Thirtieth Amendment of the Constitution (Treaty on Stability, Coordination and Governance in the Economic and Monetary Union) Bill 2012: Second Stage (Resumed)

 

5:00 pm

Photo of Michael ColreavyMichael Colreavy (Sligo-North Leitrim, Sinn Fein)

The Government must realise that austerity does not work. Our banking system is in a state of disrepair and barely functional. Individual households are suffering under a huge burden of debt and tens of thousands of people are in severe mortgage arrears. The rules laid out in the austerity treaty are binding and permanent and will be given the protection of the Constitution. They can only be changed by a future referendum and only with the agreement of the other signatory states. How much damage will be done by the time the Government admits this treaty is a bad deal both for Ireland and for Europe?

The people of this country have faced enough austerity in recent years. Cutbacks have been made in education, health and social protection, to name but a few. Almost every person in this State, with the exception of the wealthy, has been touched by the austerity of the current and previous Governments. They are being asked to pay for a crisis they did not cause. The arrival of the troika representatives to these shores signalled a fresh wave of cuts, with no sign of an upturn in the economy. If this treaty is accepted it will place austerity into Irish law indefinitely. Irish people will be forced to pay for the mistakes of European banks to the detriment of their own welfare.

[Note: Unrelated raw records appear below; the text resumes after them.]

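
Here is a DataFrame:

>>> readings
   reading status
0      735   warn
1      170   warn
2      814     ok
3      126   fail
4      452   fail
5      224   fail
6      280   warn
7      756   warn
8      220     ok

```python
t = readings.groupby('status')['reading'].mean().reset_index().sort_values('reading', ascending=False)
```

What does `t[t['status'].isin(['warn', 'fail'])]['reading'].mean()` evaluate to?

group by status, mean of reading:
status
fail    267.333333
ok      517.000000
warn    485.250000
Name: reading, dtype: float64
reset_index():
  status     reading
0   fail  267.333333
1     ok  517.000000
2   warn  485.250000
sort by reading descending:
  status     reading
1     ok  517.000000
2   warn  485.250000
0   fail  267.333333
filter rows where status in ['warn', 'fail']:
  status     reading
2   warn  485.250000
0   fail  267.333333

376.291666667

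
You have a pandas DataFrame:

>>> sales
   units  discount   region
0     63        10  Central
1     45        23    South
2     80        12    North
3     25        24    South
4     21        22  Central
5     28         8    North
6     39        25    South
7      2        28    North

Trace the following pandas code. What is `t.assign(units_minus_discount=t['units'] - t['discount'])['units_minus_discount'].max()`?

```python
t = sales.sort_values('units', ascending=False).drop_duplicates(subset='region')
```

sort by units descending:
   units  discount   region
2     80        12    North
0     63        10  Central
1     45        23    South
6     39        25    South
5     28         8    North
3     25        24    South
4     21        22  Central
7      2        28    North
drop duplicate region (keep=first):
   units  discount   region
2     80        12    North
0     63        10  Central
1     45        23    South
add column units_minus_discount = t['units'] - t['discount']:
   units  discount   region  units_minus_discount
2     80        12    North                    68
0     63        10  Central                    53
1     45        23    South                    22
max of column 'units_minus_discount' → 68

68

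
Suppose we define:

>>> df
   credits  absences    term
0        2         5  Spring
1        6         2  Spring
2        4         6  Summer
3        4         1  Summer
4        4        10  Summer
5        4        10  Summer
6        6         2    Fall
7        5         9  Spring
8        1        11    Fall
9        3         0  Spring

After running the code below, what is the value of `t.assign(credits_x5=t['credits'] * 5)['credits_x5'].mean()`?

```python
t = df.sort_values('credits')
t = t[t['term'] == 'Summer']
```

20.0

sort by credits:
   credits  absences    term
8        1        11    Fall
0        2         5  Spring
9        3         0  Spring
2        4         6  Summer
3        4         1  Summer
4        4        10  Summer
5        4        10  Summer
7        5         9  Spring
1        6         2  Spring
6        6         2    Fall
filter rows where term == 'Summer':
   credits  absences    term
2        4         6  Summer
3        4         1  Summer
4        4        10  Summer
5        4        10  Summer
add column credits_x5 = t['credits'] * 5:
   credits  absences    term  credits_x5
2        4         6  Summer          20
3        4         1  Summer          20
4        4        10  Summer          20
5        4        10  Summer          20
Hence 20.0.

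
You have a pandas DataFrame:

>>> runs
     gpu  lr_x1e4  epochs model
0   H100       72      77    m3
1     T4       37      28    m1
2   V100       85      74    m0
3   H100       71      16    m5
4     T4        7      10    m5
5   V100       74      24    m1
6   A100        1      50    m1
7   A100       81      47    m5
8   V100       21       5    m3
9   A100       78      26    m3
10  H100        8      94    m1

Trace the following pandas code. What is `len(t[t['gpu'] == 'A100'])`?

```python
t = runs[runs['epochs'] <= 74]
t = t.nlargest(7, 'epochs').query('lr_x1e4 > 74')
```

filter rows where epochs <= 74:
    gpu  lr_x1e4  epochs model
1    T4       37      28    m1
2  V100       85      74    m0
3  H100       71      16    m5
4    T4        7      10    m5
5  V100       74      24    m1
6  A100        1      50    m1
7  A100       81      47    m5
8  V100       21       5    m3
9  A100       78      26    m3
take 7 rows with largest epochs:
    gpu  lr_x1e4  epochs model
2  V100       85      74    m0
6  A100        1      50    m1
7  A100       81      47    m5
1    T4       37      28    m1
9  A100       78      26    m3
5  V100       74      24    m1
3  H100       71      16    m5
filter rows where lr_x1e4 > 74:
    gpu  lr_x1e4  epochs model
2  V100       85      74    m0
7  A100       81      47    m5
9  A100       78      26    m3
filter rows where gpu == 'A100':
    gpu  lr_x1e4  epochs model
7  A100       81      47    m5
9  A100       78      26    m3
The number of rows is 2.

2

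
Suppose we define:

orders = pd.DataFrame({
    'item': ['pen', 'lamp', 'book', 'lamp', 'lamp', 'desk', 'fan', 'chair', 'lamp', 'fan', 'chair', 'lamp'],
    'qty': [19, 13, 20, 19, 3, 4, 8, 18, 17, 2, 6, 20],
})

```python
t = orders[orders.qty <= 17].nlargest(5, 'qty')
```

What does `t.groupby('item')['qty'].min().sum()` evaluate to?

31

filter rows where qty <= 17:
     item  qty
1    lamp   13
4    lamp    3
5    desk    4
6     fan    8
8    lamp   17
9     fan    2
10  chair    6
take 5 rows with largest qty:
     item  qty
8    lamp   17
1    lamp   13
6     fan    8
10  chair    6
5    desk    4
group by item, min of qty:
item
chair     6
desk      4
fan       8
lamp     13
Name: qty, dtype: int64
Hence 31.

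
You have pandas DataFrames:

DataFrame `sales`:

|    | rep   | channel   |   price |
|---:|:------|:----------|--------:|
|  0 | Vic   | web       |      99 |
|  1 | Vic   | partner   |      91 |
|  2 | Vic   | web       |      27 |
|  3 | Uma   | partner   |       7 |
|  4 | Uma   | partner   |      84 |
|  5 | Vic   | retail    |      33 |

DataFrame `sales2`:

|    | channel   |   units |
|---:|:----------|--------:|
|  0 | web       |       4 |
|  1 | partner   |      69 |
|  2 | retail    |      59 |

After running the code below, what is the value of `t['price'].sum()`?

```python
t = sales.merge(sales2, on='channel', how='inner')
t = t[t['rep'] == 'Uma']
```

merge on 'channel' (how='inner') → 6 rows:
   rep  channel  price  units
0  Vic      web     99      4
1  Vic  partner     91     69
2  Vic      web     27      4
3  Uma  partner      7     69
4  Uma  partner     84     69
5  Vic   retail     33     59
filter rows where rep == 'Uma':
   rep  channel  price  units
3  Uma  partner      7     69
4  Uma  partner     84     69
Then the sum of column 'price': 91

91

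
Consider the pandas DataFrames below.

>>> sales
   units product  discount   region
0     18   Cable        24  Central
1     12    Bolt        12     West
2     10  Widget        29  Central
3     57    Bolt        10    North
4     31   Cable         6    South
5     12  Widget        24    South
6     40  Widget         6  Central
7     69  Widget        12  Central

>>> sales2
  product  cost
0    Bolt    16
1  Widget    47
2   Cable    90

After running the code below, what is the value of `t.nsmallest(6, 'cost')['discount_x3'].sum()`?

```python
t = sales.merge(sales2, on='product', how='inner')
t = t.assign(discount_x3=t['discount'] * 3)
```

279

merge on 'product' (how='inner') → 8 rows:
   units product  discount   region  cost
0     18   Cable        24  Central    90
1     12    Bolt        12     West    16
2     10  Widget        29  Central    47
3     57    Bolt        10    North    16
4     31   Cable         6    South    90
5     12  Widget        24    South    47
6     40  Widget         6  Central    47
7     69  Widget        12  Central    47
add column discount_x3 = t['discount'] * 3:
   units product  discount   region  cost  discount_x3
0     18   Cable        24  Central    90           72
1     12    Bolt        12     West    16           36
2     10  Widget        29  Central    47           87
3     57    Bolt        10    North    16           30
4     31   Cable         6    South    90           18
5     12  Widget        24    South    47           72
6     40  Widget         6  Central    47           18
7     69  Widget        12  Central    47           36
take 6 rows with smallest cost:
   units product  discount   region  cost  discount_x3
1     12    Bolt        12     West    16           36
3     57    Bolt        10    North    16           30
2     10  Widget        29  Central    47           87
5     12  Widget        24    South    47           72
6     40  Widget         6  Central    47           18
7     69  Widget        12  Central    47           36
Then the sum of column 'discount_x3': 279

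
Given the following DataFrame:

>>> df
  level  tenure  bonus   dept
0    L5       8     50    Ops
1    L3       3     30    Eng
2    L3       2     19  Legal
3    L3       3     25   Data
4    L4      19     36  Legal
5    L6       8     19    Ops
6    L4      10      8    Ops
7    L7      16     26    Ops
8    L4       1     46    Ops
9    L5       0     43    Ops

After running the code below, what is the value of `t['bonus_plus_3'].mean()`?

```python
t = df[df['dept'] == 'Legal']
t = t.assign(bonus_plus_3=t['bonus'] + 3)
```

filter rows where dept == 'Legal':
  level  tenure  bonus   dept
2    L3       2     19  Legal
4    L4      19     36  Legal
add column bonus_plus_3 = t['bonus'] + 3:
  level  tenure  bonus   dept  bonus_plus_3
2    L3       2     19  Legal            22
4    L4      19     36  Legal            39
Hence 30.5.

30.5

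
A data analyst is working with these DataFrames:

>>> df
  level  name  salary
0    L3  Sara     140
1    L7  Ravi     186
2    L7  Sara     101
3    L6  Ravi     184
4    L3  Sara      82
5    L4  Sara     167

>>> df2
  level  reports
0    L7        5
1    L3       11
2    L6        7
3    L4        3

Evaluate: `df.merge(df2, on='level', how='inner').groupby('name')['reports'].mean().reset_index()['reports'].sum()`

13.5

merge on 'level' (how='inner') → 6 rows:
  level  name  salary  reports
0    L3  Sara     140       11
1    L7  Ravi     186        5
2    L7  Sara     101        5
3    L6  Ravi     184        7
4    L3  Sara      82       11
5    L4  Sara     167        3
group by name, mean of reports:
name
Ravi    6.0
Sara    7.5
Name: reports, dtype: float64
reset_index():
   name  reports
0  Ravi      6.0
1  Sara      7.5
Reading off the sum of column 'reports', we get 13.5.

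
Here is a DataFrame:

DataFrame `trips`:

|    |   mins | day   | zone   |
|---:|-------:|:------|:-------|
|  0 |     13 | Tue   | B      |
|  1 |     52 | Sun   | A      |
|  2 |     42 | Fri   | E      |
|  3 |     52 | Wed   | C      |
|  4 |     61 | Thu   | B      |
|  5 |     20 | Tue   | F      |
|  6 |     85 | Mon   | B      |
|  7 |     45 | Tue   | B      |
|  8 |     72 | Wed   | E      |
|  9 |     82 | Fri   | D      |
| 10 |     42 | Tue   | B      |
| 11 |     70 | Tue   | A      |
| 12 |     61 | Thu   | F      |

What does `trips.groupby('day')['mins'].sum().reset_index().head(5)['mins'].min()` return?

52

group by day, sum of mins:
day
Fri    124
Mon     85
Sun     52
Thu    122
Tue    190
Wed    124
Name: mins, dtype: int64
reset_index():
   day  mins
0  Fri   124
1  Mon    85
2  Sun    52
3  Thu   122
4  Tue   190
5  Wed   124
take first 5 rows:
   day  mins
0  Fri   124
1  Mon    85
2  Sun    52
3  Thu   122
4  Tue   190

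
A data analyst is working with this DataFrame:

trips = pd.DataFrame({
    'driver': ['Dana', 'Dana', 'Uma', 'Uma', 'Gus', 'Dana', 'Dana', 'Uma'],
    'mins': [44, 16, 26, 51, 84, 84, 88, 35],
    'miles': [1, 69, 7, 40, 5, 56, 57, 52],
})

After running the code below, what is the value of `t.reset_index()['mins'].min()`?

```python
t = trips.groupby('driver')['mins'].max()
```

51

group by driver, max of mins:
driver
Dana    88
Gus     84
Uma     51
Name: mins, dtype: int64
reset_index():
  driver  mins
0   Dana    88
1    Gus    84
2    Uma    51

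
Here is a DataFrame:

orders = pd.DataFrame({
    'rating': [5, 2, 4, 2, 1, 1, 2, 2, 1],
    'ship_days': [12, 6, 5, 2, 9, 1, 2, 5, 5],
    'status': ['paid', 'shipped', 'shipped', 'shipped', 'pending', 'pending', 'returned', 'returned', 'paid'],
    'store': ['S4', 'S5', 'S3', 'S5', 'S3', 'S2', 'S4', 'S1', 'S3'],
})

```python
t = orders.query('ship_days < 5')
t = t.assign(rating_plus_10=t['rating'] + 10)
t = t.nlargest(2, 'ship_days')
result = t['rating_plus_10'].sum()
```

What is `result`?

24

filter rows where ship_days < 5:
   rating  ship_days    status store
3       2          2   shipped    S5
5       1          1   pending    S2
6       2          2  returned    S4
add column rating_plus_10 = t['rating'] + 10:
   rating  ship_days    status store  rating_plus_10
3       2          2   shipped    S5              12
5       1          1   pending    S2              11
6       2          2  returned    S4              12
take 2 rows with largest ship_days:
   rating  ship_days    status store  rating_plus_10
3       2          2   shipped    S5              12
6       2          2  returned    S4              12
Hence 24.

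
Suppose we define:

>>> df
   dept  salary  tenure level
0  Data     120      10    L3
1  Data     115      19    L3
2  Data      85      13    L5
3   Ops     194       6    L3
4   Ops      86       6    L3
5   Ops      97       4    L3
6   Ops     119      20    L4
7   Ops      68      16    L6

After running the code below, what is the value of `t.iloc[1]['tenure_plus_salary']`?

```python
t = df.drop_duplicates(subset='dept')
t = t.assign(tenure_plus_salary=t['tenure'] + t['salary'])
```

drop duplicate dept (keep=first):
   dept  salary  tenure level
0  Data     120      10    L3
3   Ops     194       6    L3
add column tenure_plus_salary = t['tenure'] + t['salary']:
   dept  salary  tenure level  tenure_plus_salary
0  Data     120      10    L3                 130
3   Ops     194       6    L3                 200
Finally, value at position 1, column 'tenure_plus_salary' = 200.

200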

Ultimately, the austerity treaty attacks the very notion of Irish sovereignty and will lead to a further erosion of our political and legal sovereignty. It significantly strengthens the capacity of the European Commission to enforce member state compliance with the existing and new rules. Member states will have signed up to a legally binding obligation automatically to enter a so-called economic partnership programme when they are in breach of the rules. The content of these programmes will be determined by the European Commission and will be very similar to the current EU-IMF austerity programme. This is a significant increase in power for the European Commission at the expense of democratically elected parliaments and governments. The treaty attacks Ireland's legal sovereignty by giving the European Court of Justice jurisdiction to determine whether member states are complying with the debt and deficit rules. Irish Governments will no longer be able to make decisions over the future funding of the State. As such, ratification will bring our national sovereignty further into question.

The Government has demonstrated more than once that it is not adequately adept at negotiating on the European stage. Consider the current debacle over the rights of turf cutters.